The extremely unusual UK ‘constitution’ has been sorely exposed by the entire Brexit episode
The final (inter-connected) element concerns what passes for the revered British Constitution. The UK is one of precisely three countries that does not have a single codified constitution. The others are Israel (although it is partly codified via its Basic Laws of 1950) and New Zealand (which again is not as uncodified as is true for Westminster since the enactment of the Constitution Act of 1986). While this does make the UK politically ‘flexible’, it has also opened it up to attack on all fronts.
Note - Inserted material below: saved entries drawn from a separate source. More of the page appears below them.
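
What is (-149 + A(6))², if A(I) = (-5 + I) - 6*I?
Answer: 33856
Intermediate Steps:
A(I) = -5 - 5*I
(-149 + A(6))² = (-149 + (-5 - 5*6))² = (-149 + (-5 - 30))² = (-149 - 35)² = (-184)² = 33856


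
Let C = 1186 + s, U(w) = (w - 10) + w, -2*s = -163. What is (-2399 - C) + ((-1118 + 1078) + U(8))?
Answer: -7401/2 ≈ -3700.5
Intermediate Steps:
s = 163/2 (s = -1/2*(-163) = 163/2 ≈ 81.500)
U(w) = -10 + 2*w (U(w) = (-10 + w) + w = -10 + 2*w)
C = 2535/2 (C = 1186 + 163/2 = 2535/2 ≈ 1267.5)
(-2399 - C) + ((-1118 + 1078) + U(8)) = (-2399 - 1*2535/2) + ((-1118 + 1078) + (-10 + 2*8)) = (-2399 - 2535/2) + (-40 + (-10 + 16)) = -7333/2 + (-40 + 6) = -7333/2 - 34 = -7401/2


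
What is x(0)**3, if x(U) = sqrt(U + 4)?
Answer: 8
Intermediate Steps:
x(U) = sqrt(4 + U)
x(0)**3 = (sqrt(4 + 0))**3 = (sqrt(4))**3 = 2**3 = 8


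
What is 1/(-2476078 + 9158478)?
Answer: 1/6682400 ≈ 1.4965e-7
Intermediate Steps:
1/(-2476078 + 9158478) = 1/6682400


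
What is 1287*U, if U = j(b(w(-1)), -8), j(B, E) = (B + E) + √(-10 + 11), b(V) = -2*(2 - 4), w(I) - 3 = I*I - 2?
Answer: -3861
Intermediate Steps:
w(I) = 1 + I² (w(I) = 3 + (I*I - 2) = 3 + (I² - 2) = 3 + (-2 + I²) = 1 + I²)
b(V) = 4 (b(V) = -2*(-2) = 4)
j(B, E) = 1 + B + E (j(B, E) = (B + E) + √1 = (B + E) + 1 = 1 + B + E)
U = -3 (U = 1 + 4 - 8 = -3)
1287*U = 1287*(-3) = -3861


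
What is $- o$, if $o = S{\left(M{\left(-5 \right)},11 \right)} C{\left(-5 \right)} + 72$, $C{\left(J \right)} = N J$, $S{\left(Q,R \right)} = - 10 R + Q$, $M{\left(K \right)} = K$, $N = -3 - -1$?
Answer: $1078$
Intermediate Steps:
$N = -2$ ($N = -3 + 1 = -2$)
$S{\left(Q,R \right)} = Q - 10 R$
$C{\left(J \right)} = - 2 J$
$o = -1078$ ($o = \left(-5 - 110\right) \left(\left(-2\right) \left(-5\right)\right) + 72 = \left(-5 - 110\right) 10 + 72 = \left(-115\right) 10 + 72 = -1150 + 72 = -1078$)
$- o = \left(-1\right) \left(-1078\right) = 1078$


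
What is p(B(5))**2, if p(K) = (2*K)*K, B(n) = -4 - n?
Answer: 26244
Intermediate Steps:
p(K) = 2*K**2
p(B(5))**2 = (2*(-4 - 1*5)**2)**2 = (2*(-4 - 5)**2)**2 = (2*(-9)**2)**2 = (2*81)**2 = 162**2 = 26244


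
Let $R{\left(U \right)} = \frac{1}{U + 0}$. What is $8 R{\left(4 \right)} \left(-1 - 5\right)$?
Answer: $-12$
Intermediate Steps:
$R{\left(U \right)} = \frac{1}{U}$
$8 R{\left(4 \right)} \left(-1 - 5\right) = \frac{8}{4} \left(-1 - 5\right) = 8 \cdot \frac{1}{4} \left(-1 - 5\right) = 2 \left(-6\right) = -12$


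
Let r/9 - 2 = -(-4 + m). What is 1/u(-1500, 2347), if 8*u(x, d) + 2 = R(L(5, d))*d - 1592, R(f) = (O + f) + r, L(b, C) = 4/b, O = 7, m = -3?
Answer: 20/517049 ≈ 3.8681e-5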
Consider the following set of incidents that have occurred in less than three years. Once the UK voted to leave the EU in June 2016 it could only do so by following EU law viz Article 50. It had no other route out that it might prefer. Later on it emerged via the European Courts of Justice that Article 50 could be revoked unilaterally by the UK if it wished (this was not clear in June 2016). The UK Government initially wanted to trigger Article 50 of its own account but the UK Supreme Court stepped in and informed the Executive that it had to have parliamentary consent in order to do this.
Once the (minority administration) Parliament was in on the act it truly went to town. It first insisted that any Withdrawal Agreement had to be subject to a ‘meaningful vote’ (namely the active assent of the House of Commons) and not, as ministers had originally planned, forced through on their own consent as a statutory instrument.
Having sent that shot across the bows, a ruling from the Speaker early this year opened the doors to MPs having the authority to amend all business motions as they wished, and earlier this month taking total control over the House agenda to pass a Bill preventing a no-deal Brexit in a single day.
Added to which, the ‘Bercow Doctrine’, aired upon 18 March and citing a precedent with its roots in the year 1604, utterly capsized the Government’s strategy of ensuring the Withdrawal Agreement was eventually adopted by bringing it back to the chamber repeatedly until it was embraced.
While some of the above might be peculiar to Brexit, a lot of it will endure beyond Brexit. Much of what was thought to be ‘normal’ in British politics will just never be the same again.